“You will not be betrayed.”
“I can trust you . . . ?”
“I go home to-morrow before breakfast.”
“Permit me to escort you upstairs.”
“If you please: but I see no one here either to-night or tomorrow.”
“It is for the privilege of seeing the last of you.”
They withdrew.
Young Crossjay listened to the drumming of his head. Somewhere in or over the cavity a drummer rattled tremendously.
Sir Willoughby’s laboratory door shut with a slam.

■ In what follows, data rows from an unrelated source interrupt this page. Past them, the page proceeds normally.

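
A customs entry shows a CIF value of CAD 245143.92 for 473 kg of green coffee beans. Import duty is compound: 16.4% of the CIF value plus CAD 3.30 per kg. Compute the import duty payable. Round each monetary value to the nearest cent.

Ad valorem component: 245143.92 × 16.4% = 40203.60
Specific component: 473 × 3.30 = 1560.90
Import duty = 40203.60 + 1560.90 = 41764.50

Import duty: CAD 41764.50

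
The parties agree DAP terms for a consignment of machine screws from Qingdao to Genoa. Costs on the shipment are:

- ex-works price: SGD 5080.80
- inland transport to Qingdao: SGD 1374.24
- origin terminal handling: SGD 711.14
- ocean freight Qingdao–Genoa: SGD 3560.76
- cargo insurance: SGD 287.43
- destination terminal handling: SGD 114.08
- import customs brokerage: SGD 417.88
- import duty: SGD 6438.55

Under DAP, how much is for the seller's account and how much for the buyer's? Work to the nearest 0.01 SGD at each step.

Seller: SGD 11128.45; buyer: SGD 6856.43

DAP: the seller bears all costs to the named destination except import duty and clearance.
Seller's account: goods 5080.80 + inland to port 1374.24 + origin terminal 711.14 + freight 3560.76 + insurance 287.43 + destination terminal 114.08 = 11128.45
Buyer's account: brokerage 417.88 + duty 6438.55 = 6856.43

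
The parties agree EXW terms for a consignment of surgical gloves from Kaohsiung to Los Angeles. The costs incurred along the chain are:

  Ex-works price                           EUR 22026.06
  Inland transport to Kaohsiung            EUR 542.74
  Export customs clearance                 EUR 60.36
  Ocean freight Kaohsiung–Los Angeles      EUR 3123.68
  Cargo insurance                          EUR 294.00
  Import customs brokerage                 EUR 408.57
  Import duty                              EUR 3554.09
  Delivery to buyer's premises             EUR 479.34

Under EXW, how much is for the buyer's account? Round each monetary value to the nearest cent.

EXW: the seller makes goods available at their premises; the buyer bears all onward costs.
Seller's account: goods 22026.06 = 22026.06
Buyer's account: inland to port 542.74 + export clearance 60.36 + freight 3123.68 + insurance 294.00 + brokerage 408.57 + duty 3554.09 + delivery 479.34 = 8462.78

Buyer's account: EUR 8462.78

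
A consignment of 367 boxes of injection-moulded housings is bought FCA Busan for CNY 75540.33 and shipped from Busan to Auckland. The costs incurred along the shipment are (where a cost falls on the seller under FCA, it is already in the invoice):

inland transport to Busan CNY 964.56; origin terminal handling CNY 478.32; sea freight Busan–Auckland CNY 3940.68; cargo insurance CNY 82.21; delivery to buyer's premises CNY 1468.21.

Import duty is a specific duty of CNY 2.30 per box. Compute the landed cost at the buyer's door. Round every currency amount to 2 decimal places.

FCA: the seller delivers export-cleared goods to the carrier; the buyer bears costs from that point.
Already in the invoice (seller's account under FCA): inland to port — exclude.
CIF value = FCA price + origin terminal + freight + insurance = 75540.33 + 478.32 + 3940.68 + 82.21 = 80041.54
Import duty = 367 × 2.30 = 844.10
Buyer bears: origin terminal 478.32 + freight 3940.68 + insurance 82.21 + delivery 1468.21 + duty 844.10 = 6813.52
Landed cost = invoice 75540.33 + 6813.52 = 82353.85

Total landed cost: CNY 82353.85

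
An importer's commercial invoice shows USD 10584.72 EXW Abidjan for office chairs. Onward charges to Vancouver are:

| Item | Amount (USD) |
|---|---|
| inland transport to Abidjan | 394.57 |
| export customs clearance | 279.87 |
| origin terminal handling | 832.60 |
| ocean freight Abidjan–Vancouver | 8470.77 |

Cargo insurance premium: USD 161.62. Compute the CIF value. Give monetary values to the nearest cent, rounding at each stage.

CIF value: USD 20724.15

CIF = EXW price + pre-shipment costs + freight + insurance
CIF = 10584.72 + 394.57 + 279.87 + 832.60 + 8470.77 + 161.62 = 20724.15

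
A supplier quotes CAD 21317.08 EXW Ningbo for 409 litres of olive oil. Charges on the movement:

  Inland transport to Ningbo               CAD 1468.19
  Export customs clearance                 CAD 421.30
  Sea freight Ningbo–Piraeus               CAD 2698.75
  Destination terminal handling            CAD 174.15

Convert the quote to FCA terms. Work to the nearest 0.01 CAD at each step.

FCA price: CAD 23206.57

Not relevant to the conversion: freight, destination terminal — on the buyer under both terms; not part of either seller's price.
From EXW to FCA, the seller additionally bears: inland to port, export clearance.
FCA price = 21317.08 + 1468.19 + 421.30 = 23206.57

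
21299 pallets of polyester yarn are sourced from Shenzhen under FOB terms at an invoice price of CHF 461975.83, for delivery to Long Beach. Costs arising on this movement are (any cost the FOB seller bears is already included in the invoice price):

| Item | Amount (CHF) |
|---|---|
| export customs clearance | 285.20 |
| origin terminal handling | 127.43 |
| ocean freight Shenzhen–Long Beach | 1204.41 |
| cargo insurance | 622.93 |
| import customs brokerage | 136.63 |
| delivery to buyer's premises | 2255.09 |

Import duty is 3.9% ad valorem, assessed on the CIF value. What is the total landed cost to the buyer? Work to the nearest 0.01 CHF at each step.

FOB: the seller bears costs until goods are on board at the origin port; the buyer bears freight, insurance and all costs thereafter.
Already in the invoice (seller's account under FOB): export clearance, origin terminal — exclude.
CIF value = FOB price + freight + insurance = 461975.83 + 1204.41 + 622.93 = 463803.17
Import duty = 463803.17 × 3.9% = 18088.32
Buyer bears: freight 1204.41 + insurance 622.93 + brokerage 136.63 + delivery 2255.09 + duty 18088.32 = 22307.38
Landed cost = invoice 461975.83 + 22307.38 = 484283.21

Total landed cost: CHF 484283.21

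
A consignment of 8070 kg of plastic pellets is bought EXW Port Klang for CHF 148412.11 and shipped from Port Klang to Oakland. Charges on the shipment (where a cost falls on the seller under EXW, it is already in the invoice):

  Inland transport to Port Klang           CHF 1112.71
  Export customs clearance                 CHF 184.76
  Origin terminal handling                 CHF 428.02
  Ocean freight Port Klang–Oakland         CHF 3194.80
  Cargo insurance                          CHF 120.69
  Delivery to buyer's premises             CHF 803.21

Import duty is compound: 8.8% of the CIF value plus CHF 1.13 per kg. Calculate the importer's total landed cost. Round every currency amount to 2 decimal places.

EXW: the seller makes goods available at their premises; the buyer bears all onward costs.
CIF value = EXW price + inland to port + export clearance + origin terminal + freight + insurance = 148412.11 + 1112.71 + 184.76 + 428.02 + 3194.80 + 120.69 = 153453.09
Ad valorem component: 153453.09 × 8.8% = 13503.87
Specific component: 8070 × 1.13 = 9119.10
Import duty = 13503.87 + 9119.10 = 22622.97
Buyer bears: inland to port 1112.71 + export clearance 184.76 + origin terminal 428.02 + freight 3194.80 + insurance 120.69 + delivery 803.21 + duty 22622.97 = 28467.16
Landed cost = invoice 148412.11 + 28467.16 = 176879.27

Total landed cost: CHF 176879.27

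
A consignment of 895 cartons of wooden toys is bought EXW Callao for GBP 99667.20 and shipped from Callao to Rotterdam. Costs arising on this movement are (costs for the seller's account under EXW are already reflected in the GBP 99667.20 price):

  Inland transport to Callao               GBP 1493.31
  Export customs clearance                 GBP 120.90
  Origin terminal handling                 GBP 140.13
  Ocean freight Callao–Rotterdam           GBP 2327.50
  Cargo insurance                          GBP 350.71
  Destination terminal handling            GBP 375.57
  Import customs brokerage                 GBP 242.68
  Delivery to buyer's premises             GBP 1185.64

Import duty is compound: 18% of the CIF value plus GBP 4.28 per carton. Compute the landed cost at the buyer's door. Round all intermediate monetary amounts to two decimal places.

Total landed cost: GBP 128472.20

EXW: the seller makes goods available at their premises; the buyer bears all onward costs.
CIF value = EXW price + inland to port + export clearance + origin terminal + freight + insurance = 99667.20 + 1493.31 + 120.90 + 140.13 + 2327.50 + 350.71 = 104099.75
Ad valorem component: 104099.75 × 18% = 18737.96
Specific component: 895 × 4.28 = 3830.60
Import duty = 18737.96 + 3830.60 = 22568.56
Buyer bears: inland to port 1493.31 + export clearance 120.90 + origin terminal 140.13 + freight 2327.50 + insurance 350.71 + destination terminal 375.57 + brokerage 242.68 + delivery 1185.64 + duty 22568.56 = 28805.00
Landed cost = invoice 99667.20 + 28805.00 = 128472.20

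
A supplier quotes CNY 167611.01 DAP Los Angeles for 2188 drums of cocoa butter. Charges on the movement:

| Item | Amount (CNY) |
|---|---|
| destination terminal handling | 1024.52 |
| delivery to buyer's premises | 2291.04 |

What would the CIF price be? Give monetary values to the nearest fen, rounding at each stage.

From DAP to CIF, the seller no longer bears: destination terminal, delivery.
CIF price = 167611.01 − 1024.52 − 2291.04 = 164295.45

CIF price: CNY 164295.45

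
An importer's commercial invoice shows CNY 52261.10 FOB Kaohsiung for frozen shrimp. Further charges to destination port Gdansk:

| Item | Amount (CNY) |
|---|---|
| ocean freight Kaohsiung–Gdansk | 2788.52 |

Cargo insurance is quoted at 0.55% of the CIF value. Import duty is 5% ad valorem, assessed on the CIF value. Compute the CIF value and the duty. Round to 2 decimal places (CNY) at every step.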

Crossjay tumbled himself off the ottoman. He stole up to the unclosed drawing-room door, and peeped. Never was a boy more thoroughly awakened. His object was to get out of the house and go through the night avoiding everything human, for he was big with information of a character that he knew to be of the nature of gunpowder, and he feared to explode. He crossed the hall. In the passage to the scullery he ran against Colonel De Craye.
“So there you are,” said the colonel, “I’ve been hunting you.”
Crossjay related that his bedroom door was locked and the key gone, and Sir Willoughby sitting up in the laboratory.
Colonel De Craye took the boy to his own room, where Crossjay lay on a sofa, comfortably covered over and snug in a swelling pillow; but he was restless; he wanted to speak, to bellow, to cry; and he bounced round to his left side, and bounced to his right, not knowing what to think, except that there was treason to his adored Miss Middleton.
“Why, my lad, you’re not half a campaigner,” the colonel called out to him; attributing his uneasiness to the material discomfort of the sofa: and Crossjay had to swallow the taunt, bitter though it was. A dim sentiment of impropriety in unburdening his overcharged mind on the subject of Miss Middleton to Colonel De Craye restrained him from defending himself; and so he heaved and tossed about till daybreak. At an early hour, while his hospitable friend, who looked very handsome in profile half breast and head above the sheets, continued to slumber, Crossjay was on his legs and away. “He says I’m not half a campaigner, and a couple of hours of bed are enough for me,” the boy thought proudly, and snuffed the springing air of the young sun on the fields. A glance back at Patterne Hall dismayed him, for he knew not how to act, and he was immoderately combustible, too full of knowledge for self-containment; much too zealously excited on behalf of his dear Miss Middleton to keep silent for many hours of the day.
CHAPTER XLI
THE REV. DR. MIDDLETON, CLARA, AND SIR WILLOUGHBY
When Master Crossjay tumbled down the stairs, Laetitia was in Clara’s room, speculating on the various mishaps which might have befallen that battered youngster; and Clara listened anxiously after Laetitia had run out, until she heard Sir Willoughby’s voice; which in some way satisfied her that the boy was not in the house.